Bienvenue à Filmographies, une rubrique bihebdomadaire pour les finalistes. Chaque édition met l'accent sur le curriculum vitae d'un acteur actif à mesure que nous découvrons ce qui les rend si attrayants.


Dès le premier jour, Brit Marling a été du genre à chasser l'extraordinaire. Artiste puissante dans tous les sens du terme – elle a endossé les rôles d'actrice, d'écrivaine, de réalisatrice et de productrice pendant de nombreuses années à Hollywood – elle est constamment à la tête d'entreprises qui défendent les parties les plus inexplicables et émotionnelles du cinéma. À travers des projets de genres variés, elle présente une propension indéfectible à postuler une thèse de la foi.

Souvent audacieuse et sans vergogne, Marling implore l'introspection et la guérison personnelle du public de son travail. Elle se teste également en tant qu'interprète dans de tels récits. Elle prend la responsabilité d'être la gardienne de ces histoires, créant une subtilité nouvelle à partir de la subtilité avec chaque personnage. De plus, elle a une large gamme et une polyvalence pour s'engager dans des projets d'autres cinéastes. Si seulement elle apparaissait dans plusieurs d'entre eux!

Il y a un sentiment de collation minutieuse à la méthode de Marling. Qu'elle joue un rôle parmi les membres de castings de premier ordre ou qu'elle occupe un espace de premier plan éblouissant, rien dans son CV ne crie «remplisseur» ou «inutile». Par conséquent, son processus allant de quelque chose comme Une autre terre à Arbitrage, puis apparemment revenir à la merveille de L'OA est fascinant à vivre.

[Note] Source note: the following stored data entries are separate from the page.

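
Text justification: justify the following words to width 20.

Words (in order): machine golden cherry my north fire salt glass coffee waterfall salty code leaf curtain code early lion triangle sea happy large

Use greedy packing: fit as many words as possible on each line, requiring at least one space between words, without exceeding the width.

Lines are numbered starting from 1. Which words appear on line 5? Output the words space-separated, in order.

Answer: leaf curtain code

Derivation:
Line 1: ['machine', 'golden'] (min_width=14, slack=6)
Line 2: ['cherry', 'my', 'north', 'fire'] (min_width=20, slack=0)
Line 3: ['salt', 'glass', 'coffee'] (min_width=17, slack=3)
Line 4: ['waterfall', 'salty', 'code'] (min_width=20, slack=0)
Line 5: ['leaf', 'curtain', 'code'] (min_width=17, slack=3)
Line 6: ['early', 'lion', 'triangle'] (min_width=19, slack=1)
Line 7: ['sea', 'happy', 'large'] (min_width=15, slack=5)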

Il est parfaitement logique de suivre les progrès de Marling dès le début. Une autre terre est l'un de ses premiers succès après ses premières incursions en tant que réalisatrice (du documentaire Boxers et ballerines) et acteur (dans le drame Catastrophes politiques). Co-écrit par Marling et le réalisateur Mike Cahill, le drame de science-fiction intime discute des idées du moi complexe et multiforme à travers une exploration de l'action et des conséquences. Grâce à Marling et à l'acteur de personnages William Mapother, le film donne une tournure invariablement sympathique aux événements incontrôlables posés par les forces cosmiques.

Marling incarne le protagoniste Rhoda, un passionné d'astronomie tout au long de sa vie dont l'avenir radieux est interrompu par un accident fatal de sa propre initiative. Une nuit, alors qu'elle conduisait sous l'influence, Rhoda est distraite par une étrange nouvelle à la radio concernant un potentiel «miroir de la Terre» en orbite suffisamment proche pour être repéré à l'œil nu. Elle détourne les yeux de la route pendant un moment et, par conséquent, monte directement dans un véhicule à l'arrêt à une intersection à proximité. Cette imprudence met John, le personnage de Mapother, dans le coma et tue son fils et sa femme enceinte.

Même si ce miroir de la Terre agit comme un catalyseur de déraillement dans la vie de Rhoda, il est irrévocablement intégré à sa quête de rédemption des années plus tard. Elle saute sur l'occasion d'être transportée sur la nouvelle planète, où la perspective d'une table rase est imminente. Néanmoins, le voyage d'introspection de Rhoda doit d'abord commencer sur son monde natal, surtout quand elle et un John horriblement déprimé se croisent une fois de plus, rouvrant de vieilles blessures.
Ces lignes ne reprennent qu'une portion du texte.